Still Bill Walton — a San Deigo native — blames himself for Clippers leaving San Diego.

He talked about it with the brilliant Arash Markazi of ESPN.

“When you fail in your hometown, that’s as bad as it gets, and I love my hometown,” said Walton, who grew up in La Mesa, 9 miles east of downtown San Diego. “I wish we had NBA basketball here, and we don’t because of me….

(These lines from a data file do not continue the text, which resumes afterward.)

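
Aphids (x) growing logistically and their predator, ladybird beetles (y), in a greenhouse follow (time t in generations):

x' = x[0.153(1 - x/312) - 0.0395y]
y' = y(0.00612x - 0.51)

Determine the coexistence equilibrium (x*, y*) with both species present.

From dy/dt = 0 with y > 0: 0.00612x* = 0.51, so x* = 83.3.
Substitute into dx/dt = 0: 0.153(1 - 83.3/312) = 0.0395y*.
The bracket is 0.733, giving y* = 0.112/0.0395 = 2.84.

x* ≈ 83.3, y* ≈ 2.84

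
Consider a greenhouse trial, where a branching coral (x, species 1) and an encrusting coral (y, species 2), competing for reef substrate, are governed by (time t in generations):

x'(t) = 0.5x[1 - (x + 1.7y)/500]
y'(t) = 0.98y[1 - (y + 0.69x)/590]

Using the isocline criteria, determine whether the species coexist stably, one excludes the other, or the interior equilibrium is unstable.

Compare the nullcline intercepts: K1/α12 = 500/1.7 = 294 < K2 = 590; K2/α21 = 590/0.69 = 855 > K1 = 500.
Since the inequalities point opposite ways, species 2 can invade but species 1 cannot.

species 2 excludes species 1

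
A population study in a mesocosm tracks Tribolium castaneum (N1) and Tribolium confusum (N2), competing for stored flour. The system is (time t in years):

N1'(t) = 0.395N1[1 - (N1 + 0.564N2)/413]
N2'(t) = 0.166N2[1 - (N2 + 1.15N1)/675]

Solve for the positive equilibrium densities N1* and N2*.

Setting both brackets to zero gives the nullclines N1 + 0.564N2 = 413 and 1.15N1 + N2 = 675.
Substituting N2 = 675 - 1.15N1 into the first: N1(1 - 0.564·1.15) = 413 - 0.564·675.
So N1* = 32.3/0.351 = 91.9, and then N2* = 675 - 1.15·91.9 = 569.

N1* ≈ 91.9, N2* ≈ 569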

“It’s my greatest failure as a professional in my entire life,” Walton said. “I could not get the job done in my hometown. It is a stain and stigma on my soul that is indelible. I’ll never be able to wash that off, and I carry it with me forever.”

It was not on Walton. Not even close.

This was the Walton between the as-good-as-any-center-ever Walton that led the Trail Blazers to the title in 1977 and the Sixth Man of the Year Walton in Boston in 1985. The Clippers’ Walton was the one battling multiple foot surgeries that kept him out of most of multiple seasons in a row — something he could not control. And if you want to make judgements about how he was healthy before and after his time with the Clippers but seemed to get poor medical treatment on cheap Sterling’s team, go right ahead.

The move to LA was all about Donald Sterling. It was about his pocket book and what was convenient for him. There was a reason his team was at the bottom of the NBA for two decades (and that since he sold the team, while they have struggled to advance deep in the playoffs, they have been a more serious threat).

Bill Walton shouldn’t blame himself.